Home to the Great Bear Rainforest, the wild, rugged beauty of British Columbia's central coast draws artists, photographers, naturalists, scientists and travellers - all in pursuit of their passion, adventure, plus the freshest of seafood. Whether you come to fish, hike, bike, ocean kayak, take a wildlife eco-tour, soak in the hot springs or just enjoy the natural splendour, you will be treated to wonders that are found few places on earth.

The mist-draped coastline of the Pacific is lined with towering, snow-crowned peaks, massive ice fields and some of the world's longest fjords. Old-growth stands of cedar and spruce cover the land, and rich, salmon-filled streams weave through the valley basins, providing food for the magnificent creatures that inhabit the Coast - killer whales, eagles, marine wolves and bears, including the mysterious white Spirit Bear, or Kermode.

The Central Coast reaches from the Coast Mountains of Tweedsmuir Provincial Park west to the Queen Charlotte Islands; and from Rivers Inlet in the south, north to Princess Royal Island in British Columbia

The landscape northwest of Bella Coola is some of the most isolated in the province. The Great Bear Rainforest is the largest remaining tract of unspoiled temperate rainforest in the world and home to several ancient First Nations cultural sites.  Princess Royal Island, a primordial expanse of wilderness accessible only by boat or air, is the main haunt of the Kermode or Spirit Bear. Aside from the Tsimshian (sim-SHE-an), who once inhabited a coastal village here; few humans ever visited the island. Today, that has changed as guided tours offer a chance to see the majestic, powerful grizzly or rare Spirit Bear.

Fishing enthusiasts flock to lodges with an impressive history of producing some of the largest salmon in the world, while giant halibut cruise the floor of the inlets; and near the reefs, ling cod weighing up to 27kg/59.5lb can be caught.

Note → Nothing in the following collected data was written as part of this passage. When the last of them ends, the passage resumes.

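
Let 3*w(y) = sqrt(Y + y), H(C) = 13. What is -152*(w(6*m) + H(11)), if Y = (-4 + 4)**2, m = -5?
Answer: -1976 - 152*I*sqrt(30)/3 ≈ -1976.0 - 277.51*I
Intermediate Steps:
Y = 0 (Y = 0**2 = 0)
w(y) = sqrt(y)/3 (w(y) = sqrt(0 + y)/3 = sqrt(y)/3)
-152*(w(6*m) + H(11)) = -152*(sqrt(6*(-5))/3 + 13) = -152*(sqrt(-30)/3 + 13) = -152*((I*sqrt(30))/3 + 13) = -152*(I*sqrt(30)/3 + 13) = -152*(13 + I*sqrt(30)/3) = -1976 - 152*I*sqrt(30)/3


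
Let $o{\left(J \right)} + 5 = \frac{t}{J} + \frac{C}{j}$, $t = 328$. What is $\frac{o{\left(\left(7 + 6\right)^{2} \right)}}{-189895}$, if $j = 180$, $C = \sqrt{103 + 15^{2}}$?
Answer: $\frac{517}{32092255} - \frac{\sqrt{82}}{17090550} \approx 1.558 \cdot 10^{-5}$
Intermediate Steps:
$C = 2 \sqrt{82}$ ($C = \sqrt{103 + 225} = \sqrt{328} = 2 \sqrt{82} \approx 18.111$)
$o{\left(J \right)} = -5 + \frac{328}{J} + \frac{\sqrt{82}}{90}$ ($o{\left(J \right)} = -5 + \left(\frac{328}{J} + \frac{2 \sqrt{82}}{180}\right) = -5 + \left(\frac{328}{J} + 2 \sqrt{82} \cdot \frac{1}{180}\right) = -5 + \left(\frac{328}{J} + \frac{\sqrt{82}}{90}\right) = -5 + \frac{328}{J} + \frac{\sqrt{82}}{90}$)
$\frac{o{\left(\left(7 + 6\right)^{2} \right)}}{-189895} = \frac{-5 + \frac{328}{\left(7 + 6\right)^{2}} + \frac{\sqrt{82}}{90}}{-189895} = \left(-5 + \frac{328}{13^{2}} + \frac{\sqrt{82}}{90}\right) \left(- \frac{1}{189895}\right) = \left(-5 + \frac{328}{169} + \frac{\sqrt{82}}{90}\right) \left(- \frac{1}{189895}\right) = \left(- \frac{517}{169} + \frac{\sqrt{82}}{90}\right) \left(- \frac{1}{189895}\right) = \frac{517}{32092255} - \frac{\sqrt{82}}{17090550}$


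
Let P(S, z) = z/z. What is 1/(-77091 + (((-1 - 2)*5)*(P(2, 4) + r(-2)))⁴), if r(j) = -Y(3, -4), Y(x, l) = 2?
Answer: -1/26466 ≈ -3.7784e-5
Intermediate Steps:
P(S, z) = 1
r(j) = -2 (r(j) = -1*2 = -2)
1/(-77091 + (((-1 - 2)*5)*(P(2, 4) + r(-2)))⁴) = 1/(-77091 + (((-1 - 2)*5)*(1 - 2))⁴) = 1/(-77091 + (-3*5*(-1))⁴) = 1/(-77091 + (-15*(-1))⁴) = 1/(-77091 + 15⁴) = 1/(-77091 + 50625) = 1/(-26466) = -1/26466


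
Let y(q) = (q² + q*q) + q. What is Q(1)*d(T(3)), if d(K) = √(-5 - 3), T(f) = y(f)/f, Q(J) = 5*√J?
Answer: 10*I*√2 ≈ 14.142*I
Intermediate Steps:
y(q) = q + 2*q² (y(q) = (q² + q²) + q = 2*q² + q = q + 2*q²)
T(f) = 1 + 2*f (T(f) = (f*(1 + 2*f))/f = 1 + 2*f)
d(K) = 2*I*√2 (d(K) = √(-8) = 2*I*√2)
Q(1)*d(T(3)) = (5*√1)*(2*I*√2) = (5*1)*(2*I*√2) = 5*(2*I*√2) = 10*I*√2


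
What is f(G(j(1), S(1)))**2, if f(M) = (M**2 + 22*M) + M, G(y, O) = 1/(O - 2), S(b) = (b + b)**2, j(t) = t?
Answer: 2209/16 ≈ 138.06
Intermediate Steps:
S(b) = 4*b**2 (S(b) = (2*b)**2 = 4*b**2)
G(y, O) = 1/(-2 + O)
f(M) = M**2 + 23*M
f(G(j(1), S(1)))**2 = ((23 + 1/(-2 + 4*1**2))/(-2 + 4*1**2))**2 = ((23 + 1/(-2 + 4*1))/(-2 + 4*1))**2 = ((23 + 1/(-2 + 4))/(-2 + 4))**2 = ((23 + 1/2)/2)**2 = ((1/2)*(47/2))**2 = (47/4)**2 = 2209/16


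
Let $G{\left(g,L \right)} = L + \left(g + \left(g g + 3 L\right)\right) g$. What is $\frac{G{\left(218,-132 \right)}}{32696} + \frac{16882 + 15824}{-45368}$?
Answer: $\frac{29199200097}{92709508} \approx 314.95$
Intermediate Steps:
$G{\left(g,L \right)} = L + g \left(g + g^{2} + 3 L\right)$ ($G{\left(g,L \right)} = L + \left(g + \left(g^{2} + 3 L\right)\right) g = L + \left(g + g^{2} + 3 L\right) g = L + g \left(g + g^{2} + 3 L\right)$)
$\frac{G{\left(218,-132 \right)}}{32696} + \frac{16882 + 15824}{-45368} = \frac{-132 + 218^{2} + 218^{3} + 3 \left(-132\right) 218}{32696} + \frac{16882 + 15824}{-45368} = \left(-132 + 47524 + 10360232 - 86328\right) \frac{1}{32696} + 32706 \left(- \frac{1}{45368}\right) = 10321296 \cdot \frac{1}{32696} - \frac{16353}{22684} = \frac{1290162}{4087} - \frac{16353}{22684} = \frac{29199200097}{92709508}$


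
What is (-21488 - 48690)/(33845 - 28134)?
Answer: -70178/5711 ≈ -12.288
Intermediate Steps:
(-21488 - 48690)/(33845 - 28134) = -70178/5711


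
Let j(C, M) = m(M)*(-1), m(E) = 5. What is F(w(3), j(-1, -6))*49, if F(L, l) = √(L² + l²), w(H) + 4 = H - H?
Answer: 49*√41 ≈ 313.75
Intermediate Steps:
w(H) = -4 (w(H) = -4 + (H - H) = -4 + 0 = -4)
j(C, M) = -5 (j(C, M) = 5*(-1) = -5)
F(w(3), j(-1, -6))*49 = √((-4)² + (-5)²)*49 = √(16 + 25)*49 = √41*49 = 49*√41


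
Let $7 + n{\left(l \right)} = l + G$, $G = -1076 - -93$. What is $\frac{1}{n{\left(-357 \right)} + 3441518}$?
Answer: $\frac{1}{3440171} \approx 2.9068 \cdot 10^{-7}$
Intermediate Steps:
$G = -983$ ($G = -1076 + 93 = -983$)
$n{\left(l \right)} = -990 + l$ ($n{\left(l \right)} = -7 + \left(l - 983\right) = -7 + \left(-983 + l\right) = -990 + l$)
$\frac{1}{n{\left(-357 \right)} + 3441518} = \frac{1}{\left(-990 - 357\right) + 3441518} = \frac{1}{-1347 + 3441518} = \frac{1}{3440171}$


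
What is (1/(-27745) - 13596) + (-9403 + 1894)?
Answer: -585558226/27745 ≈ -21105.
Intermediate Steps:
(1/(-27745) - 13596) + (-9403 + 1894) = (-1/27745 - 13596) - 7509 = -377221021/27745 - 7509 = -585558226/27745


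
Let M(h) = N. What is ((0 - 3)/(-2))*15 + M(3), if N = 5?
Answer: 55/2 ≈ 27.500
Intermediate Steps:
M(h) = 5
((0 - 3)/(-2))*15 + M(3) = ((0 - 3)/(-2))*15 + 5 = -½*(-3)*15 + 5 = (3/2)*15 + 5 = 45/2 + 5 = 55/2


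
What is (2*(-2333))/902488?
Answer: -2333/451244 ≈ -0.0051702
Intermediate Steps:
(2*(-2333))/902488 = -4666*1/902488 = -2333/451244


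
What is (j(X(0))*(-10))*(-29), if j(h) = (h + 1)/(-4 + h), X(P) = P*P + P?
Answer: -145/2 ≈ -72.500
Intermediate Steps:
X(P) = P + P² (X(P) = P² + P = P + P²)
j(h) = (1 + h)/(-4 + h)
(j(X(0))*(-10))*(-29) = (((1 + 0*(1 + 0))/(-4 + 0*(1 + 0)))*(-10))*(-29) = (((1 + 0*1)/(-4 + 0*1))*(-10))*(-29) = (((1 + 0)/(-4 + 0))*(-10))*(-29) = ((1/(-4))*(-10))*(-29) = (-¼*1*(-10))*(-29) = -¼*(-10)*(-29) = (5/2)*(-29) = -145/2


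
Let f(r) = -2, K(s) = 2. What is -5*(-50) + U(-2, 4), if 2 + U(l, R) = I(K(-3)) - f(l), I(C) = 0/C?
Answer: 250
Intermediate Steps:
I(C) = 0
U(l, R) = 0 (U(l, R) = -2 + (0 - 1*(-2)) = -2 + (0 + 2) = -2 + 2 = 0)
-5*(-50) + U(-2, 4) = -5*(-50) + 0 = 250 + 0 = 250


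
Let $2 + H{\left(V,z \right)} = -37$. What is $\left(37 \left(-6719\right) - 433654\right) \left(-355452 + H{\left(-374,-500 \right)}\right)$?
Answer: $242536223187$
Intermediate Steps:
$H{\left(V,z \right)} = -39$ ($H{\left(V,z \right)} = -2 - 37 = -39$)
$\left(37 \left(-6719\right) - 433654\right) \left(-355452 + H{\left(-374,-500 \right)}\right) = \left(37 \left(-6719\right) - 433654\right) \left(-355452 - 39\right) = \left(-248603 - 433654\right) \left(-355491\right) = \left(-682257\right) \left(-355491\right) = 242536223187$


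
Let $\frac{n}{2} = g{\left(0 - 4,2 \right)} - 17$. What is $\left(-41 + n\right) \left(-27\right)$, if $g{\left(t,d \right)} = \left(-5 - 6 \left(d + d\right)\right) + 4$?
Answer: $3375$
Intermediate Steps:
$g{\left(t,d \right)} = -1 - 12 d$ ($g{\left(t,d \right)} = \left(-5 - 6 \cdot 2 d\right) + 4 = \left(-5 - 12 d\right) + 4 = -1 - 12 d$)
$n = -84$ ($n = 2 \left(\left(-1 - 24\right) - 17\right) = 2 \left(-25 - 17\right) = 2 \left(-42\right) = -84$)
$\left(-41 + n\right) \left(-27\right) = \left(-41 - 84\right) \left(-27\right) = \left(-125\right) \left(-27\right) = 3375$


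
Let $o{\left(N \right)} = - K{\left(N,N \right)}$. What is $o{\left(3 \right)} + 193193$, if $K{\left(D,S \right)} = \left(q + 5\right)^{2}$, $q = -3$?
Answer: $193189$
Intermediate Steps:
$K{\left(D,S \right)} = 4$ ($K{\left(D,S \right)} = \left(-3 + 5\right)^{2} = 2^{2} = 4$)
$o{\left(N \right)} = -4$ ($o{\left(N \right)} = \left(-1\right) 4 = -4$)
$o{\left(3 \right)} + 193193 = -4 + 193193 = 193189$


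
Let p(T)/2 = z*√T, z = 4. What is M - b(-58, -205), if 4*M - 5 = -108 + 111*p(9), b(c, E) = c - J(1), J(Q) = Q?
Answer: 2797/4 ≈ 699.25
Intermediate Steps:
b(c, E) = -1 + c (b(c, E) = c - 1*1 = c - 1 = -1 + c)
p(T) = 8*√T (p(T) = 2*(4*√T) = 8*√T)
M = 2561/4 (M = 5/4 + (-108 + 111*(8*√9))/4 = 5/4 + (-108 + 111*(8*3))/4 = 5/4 + (-108 + 111*24)/4 = 5/4 + (-108 + 2664)/4 = 5/4 + (¼)*2556 = 5/4 + 639 = 2561/4 ≈ 640.25)
M - b(-58, -205) = 2561/4 - (-1 - 58) = 2561/4 - 1*(-59) = 2561/4 + 59 = 2797/4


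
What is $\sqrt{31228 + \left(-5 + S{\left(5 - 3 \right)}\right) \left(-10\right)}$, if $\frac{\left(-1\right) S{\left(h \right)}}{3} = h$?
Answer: $3 \sqrt{3482} \approx 177.03$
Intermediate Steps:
$S{\left(h \right)} = - 3 h$
$\sqrt{31228 + \left(-5 + S{\left(5 - 3 \right)}\right) \left(-10\right)} = \sqrt{31228 + \left(-5 - 3 \left(5 - 3\right)\right) \left(-10\right)} = \sqrt{31228 + \left(-5 - 6\right) \left(-10\right)} = \sqrt{31228 - -110} = \sqrt{31228 + 110} = \sqrt{31338} = 3 \sqrt{3482}$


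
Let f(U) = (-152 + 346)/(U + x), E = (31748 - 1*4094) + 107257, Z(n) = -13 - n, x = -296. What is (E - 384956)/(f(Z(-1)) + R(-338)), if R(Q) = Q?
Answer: 38506930/52149 ≈ 738.40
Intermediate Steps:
E = 134911 (E = (31748 - 4094) + 107257 = 27654 + 107257 = 134911)
f(U) = 194/(-296 + U) (f(U) = (-152 + 346)/(U - 296) = 194/(-296 + U))
(E - 384956)/(f(Z(-1)) + R(-338)) = (134911 - 384956)/(194/(-296 + (-13 - 1*(-1))) - 338) = -250045/(194/(-296 + (-13 + 1)) - 338) = -250045/(194/(-296 - 12) - 338) = -250045/(194/(-308) - 338) = -250045/(194*(-1/308) - 338) = -250045/(-97/154 - 338) = -250045/(-52149/154) = -250045*(-154/52149) = 38506930/52149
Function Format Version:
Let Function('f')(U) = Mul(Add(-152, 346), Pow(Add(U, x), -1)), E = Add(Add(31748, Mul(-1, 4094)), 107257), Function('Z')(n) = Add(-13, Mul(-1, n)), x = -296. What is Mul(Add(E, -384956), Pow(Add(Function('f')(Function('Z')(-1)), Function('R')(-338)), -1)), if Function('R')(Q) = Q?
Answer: Rational(38506930, 52149) ≈ 738.40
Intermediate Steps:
E = 134911 (E = Add(Add(31748, -4094), 107257) = Add(27654, 107257) = 134911)
Function('f')(U) = Mul(194, Pow(Add(-296, U), -1)) (Function('f')(U) = Mul(Add(-152, 346), Pow(Add(U, -296), -1)) = Mul(194, Pow(Add(-296, U), -1)))
Mul(Add(E, -384956), Pow(Add(Function('f')(Function('Z')(-1)), Function('R')(-338)), -1)) = Mul(Add(134911, -384956), Pow(Add(Mul(194, Pow(Add(-296, Add(-13, Mul(-1, -1))), -1)), -338), -1)) = Mul(-250045, Pow(Add(Mul(194, Pow(Add(-296, Add(-13, 1)), -1)), -338), -1)) = Mul(-250045, Pow(Add(Mul(194, Pow(Add(-296, -12), -1)), -338), -1)) = Mul(-250045, Pow(Add(Mul(194, Pow(-308, -1)), -338), -1)) = Mul(-250045, Pow(Add(Mul(194, Rational(-1, 308)), -338), -1)) = Mul(-250045, Pow(Add(Rational(-97, 154), -338), -1)) = Mul(-250045, Pow(Rational(-52149, 154), -1)) = Mul(-250045, Rational(-154, 52149)) = Rational(38506930, 52149)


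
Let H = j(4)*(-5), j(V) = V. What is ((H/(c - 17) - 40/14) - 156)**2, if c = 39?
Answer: 151339204/5929 ≈ 25525.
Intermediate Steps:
H = -20 (H = 4*(-5) = -20)
((H/(c - 17) - 40/14) - 156)**2 = ((-20/(39 - 17) - 40/14) - 156)**2 = ((-20/22 - 40*1/14) - 156)**2 = ((-20*1/22 - 20/7) - 156)**2 = ((-10/11 - 20/7) - 156)**2 = (-290/77 - 156)**2 = (-12302/77)**2 = 151339204/5929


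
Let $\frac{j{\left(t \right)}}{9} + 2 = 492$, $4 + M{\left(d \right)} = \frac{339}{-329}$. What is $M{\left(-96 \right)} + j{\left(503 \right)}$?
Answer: $\frac{1449235}{329} \approx 4405.0$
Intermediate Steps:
$M{\left(d \right)} = - \frac{1655}{329}$ ($M{\left(d \right)} = -4 + \frac{339}{-329} = -4 + 339 \left(- \frac{1}{329}\right) = -4 - \frac{339}{329} = - \frac{1655}{329}$)
$j{\left(t \right)} = 4410$ ($j{\left(t \right)} = -18 + 9 \cdot 492 = -18 + 4428 = 4410$)
$M{\left(-96 \right)} + j{\left(503 \right)} = - \frac{1655}{329} + 4410 = \frac{1449235}{329}$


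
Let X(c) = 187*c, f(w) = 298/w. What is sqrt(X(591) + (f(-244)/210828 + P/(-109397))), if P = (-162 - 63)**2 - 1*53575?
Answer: sqrt(218754132524867178179637165978)/1406900993676 ≈ 332.44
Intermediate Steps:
P = -2950 (P = (-225)**2 - 53575 = 50625 - 53575 = -2950)
sqrt(X(591) + (f(-244)/210828 + P/(-109397))) = sqrt(187*591 + ((298/(-244))/210828 - 2950/(-109397))) = sqrt(110517 + ((298*(-1/244))*(1/210828) - 2950*(-1/109397))) = sqrt(110517 + (-149/122*1/210828 + 2950/109397)) = sqrt(110517 + (-149/25721016 + 2950/109397)) = sqrt(110517 + 75860697047/2813801987352) = sqrt(310973030096878031/2813801987352) = sqrt(218754132524867178179637165978)/1406900993676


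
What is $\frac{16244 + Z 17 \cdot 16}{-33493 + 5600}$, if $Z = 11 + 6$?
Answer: $- \frac{20868}{27893} \approx -0.74815$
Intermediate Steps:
$Z = 17$
$\frac{16244 + Z 17 \cdot 16}{-33493 + 5600} = \frac{16244 + 17 \cdot 17 \cdot 16}{-33493 + 5600} = \frac{16244 + 289 \cdot 16}{-27893} = \left(16244 + 4624\right) \left(- \frac{1}{27893}\right) = 20868 \left(- \frac{1}{27893}\right) = - \frac{20868}{27893}$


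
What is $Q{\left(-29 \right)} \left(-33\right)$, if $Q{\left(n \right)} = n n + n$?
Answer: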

Long before white explorers arrived in the Great Bear Rainforest, First Nations of the central coast thrived, living off both land and ocean, and trading with interior tribes. Approximately two-thirds of the Coast's population today is First Nation. In Bella Coola, the Nuxalk (nu-halk) are well known for the carvings, masks, and paintings that can be seen throughout the valley and they welcome you to experience British Columbia's majestic Central Coast.